ELMo’s World: Using Deep Learning to Interpret Words with Many Meanings

by Isha Salian

Bank. Fair. Duck.

Out of context, each word has multiple meanings. A bank is where you keep your money or the side of a river. Fair is where you climb into a Ferris wheel or your assessment of the ride. Duck is how you avoid injury from an incoming, same-named waterfowl.

Humans typically don’t have a problem figuring out which meaning of a word applies where. But natural language processing models are a different story.

AI tools to parse text have been around for years, but they run into a stumbling block when it comes to words with multiple meanings.

Researchers from the Allen Institute for Artificial Intelligence and the University of Washington are getting past this hurdle with a neural network that determines the meaning of a word depending on the context in which it appears.

Reading Forwards and Backwards 

NLP models are typically trained with data structured in word vectors, which attach basic elements of language meaning and word syntax to each word. The algorithm assumes that each word has a single vector representation — but that’s not how the English language works.

The researchers broke this assumption with their neural network, called ELMo, which can create an infinite numbers of vectors per word. (ELMo stands for Embeddings from Language Models, not the furry red Sesame Street character, explained Matthew Peters, lead author on the paper.)

Elmo
ELMo loves to read: Not your toddler’s Elmo, but ELMo, the neural network using bidirectional language models.

To attach vectors for each potential meaning to the word, the team used a bidirectional language model. Regular language models try to predict the next word that will appear in a sentence. If a fragment reads “The people sat down on the …,” the algorithm will predict words like bench or grass.

Making the model bidirectional means it has a second, backwards-looking algorithm that takes the end of a sentence and tries to predict the word that came before it. This is useful when the word a model is trying to parse comes at the start of a sentence, with the relevant context coming later.

“It’s ‘He lies to his teacher’ versus ‘He lies on the sofa,’” said Peters.

To test ELMo’s skill, the team evaluated the algorithm on six different NLP tasks, including sentiment analysis and questions and answers. Compared to previous techniques using the same training data, ELMo got a new state-of-the-art result every time — in some cases with an improvement of 25 percent over the prior leading model.

“In NLP, it is significant to see a single method improve performance for such a wide variety of tasks,” Peters said.
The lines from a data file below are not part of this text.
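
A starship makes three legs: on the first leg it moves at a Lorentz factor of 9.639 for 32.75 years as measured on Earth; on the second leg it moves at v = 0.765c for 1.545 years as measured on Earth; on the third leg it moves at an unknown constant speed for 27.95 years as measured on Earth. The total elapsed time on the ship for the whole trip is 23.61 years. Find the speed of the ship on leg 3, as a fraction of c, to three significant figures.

Leg 1: γ = 9.639; τ_1 = 32.75/9.639 = 3.398 years.
Leg 2: γ = 1/√(1 − 0.765²) = 1/√0.4148 = 1.553; τ_2 = 1.545/1.553 = 0.9950 years.
Leg 3: speed unknown; τ_3 = 27.95/γ_3.
Total proper time: 3.398 + 0.9950 + τ_3 = 23.61, so τ_3 = 23.61 − 4.393 = 19.22 years.
γ_3 = 27.95/19.22 = 1.454; β = √(1 − 1/γ²) = √0.5273.

β = 0.726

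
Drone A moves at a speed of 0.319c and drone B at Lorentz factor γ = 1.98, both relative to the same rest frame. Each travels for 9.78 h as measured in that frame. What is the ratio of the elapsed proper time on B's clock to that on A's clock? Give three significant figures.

τ_B/τ_A = 0.533

A: γ = 1/√(1 − 0.319²) = 1/√0.8982 = 1.055. B: γ = 1.98.
τ_A/τ_B = γ_B/γ_A = 1.980/1.055 = 1.877, so τ_B/τ_A = 0.5329.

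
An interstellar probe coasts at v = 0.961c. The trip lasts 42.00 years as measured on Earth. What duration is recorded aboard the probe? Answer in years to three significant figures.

γ = 1/√(1 − 0.961²) = 1/√0.07648 = 3.616
The interval measured on Earth is the dilated one; the clock aboard the probe measures the proper time τ = Δt/γ = 42.00/3.616 years.

τ = 11.6 years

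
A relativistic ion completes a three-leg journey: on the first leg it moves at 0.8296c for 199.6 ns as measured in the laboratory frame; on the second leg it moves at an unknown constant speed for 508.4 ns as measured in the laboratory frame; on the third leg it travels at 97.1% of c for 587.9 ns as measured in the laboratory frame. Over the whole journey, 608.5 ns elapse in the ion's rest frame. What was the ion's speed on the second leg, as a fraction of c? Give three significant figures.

β = 0.713

Leg 1: γ = 1/√(1 − 0.8296²) = 1/√0.3118 = 1.791; τ_1 = 199.6/1.791 = 111.4 ns.
Leg 2: speed unknown; τ_2 = 508.4/γ_2.
Leg 3: β = 0.971; γ = 1/√(1 − 0.971²) = 1/√0.05716 = 4.183; τ_3 = 587.9/4.183 = 140.6 ns.
Total proper time: 111.4 + τ_2 + 140.6 = 608.5, so τ_2 = 608.5 − 252.0 = 356.5 ns.
γ_2 = 508.4/356.5 = 1.426; β = √(1 − 1/γ²) = √0.5083.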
ELMo Takes on the World of Semi-Supervised Learning

With natural language processing, the type of training data matters. A model used for a Q&A system, for instance, can’t be trained on any old text. It typically requires training on a large dataset of annotated question and answer pairs to learn how to properly respond.

Annotating data can be time-consuming and expensive. So the researchers first chose to train ELMo on a large, unlabeled academic dataset of around a billion words, then adapt it to a smaller, annotated dataset for a specific task like Q&A.This method of leveraging lots of unlabeled data in combination with a small portion of labeled data is known as semi-supervised learning.

Reducing the reliance on labeled, annotated data makes it easier for researchers to apply their NLP models to real-world problems.

“In our case, we chose a benchmark unlabeled academic dataset to train the language model,” Peters said. But researchers can modulate the algorithm to work on any other unlabeled dataset as well to suit a field of specialization, like biomedical articles, legal contracts or other languages.

ELMo language model results
ELMo enhanced the performance of neural models compared to previous state-of-the-art (SOTA) baselines across six benchmark NLP tasks. From left to right, the tasks are: textual entailment, named entity recognition, question answering, coreference resolution, semantic role labeling and sentiment classification.

The researchers powered their training and inference with NVIDIA Tesla V100 and K80 GPUs through Amazon Web Services.

In a follow-up paper, the researchers applied the ELMo model to answer geometry questions, using just a few hundred labeled examples. This labeling could take just a few hours of human work, but lead to significant improvements in the NLP model’s performance.

ELMo is available as an open source library. Peters says other NLP researchers are already adopting the model into their own work, including for languages other than English.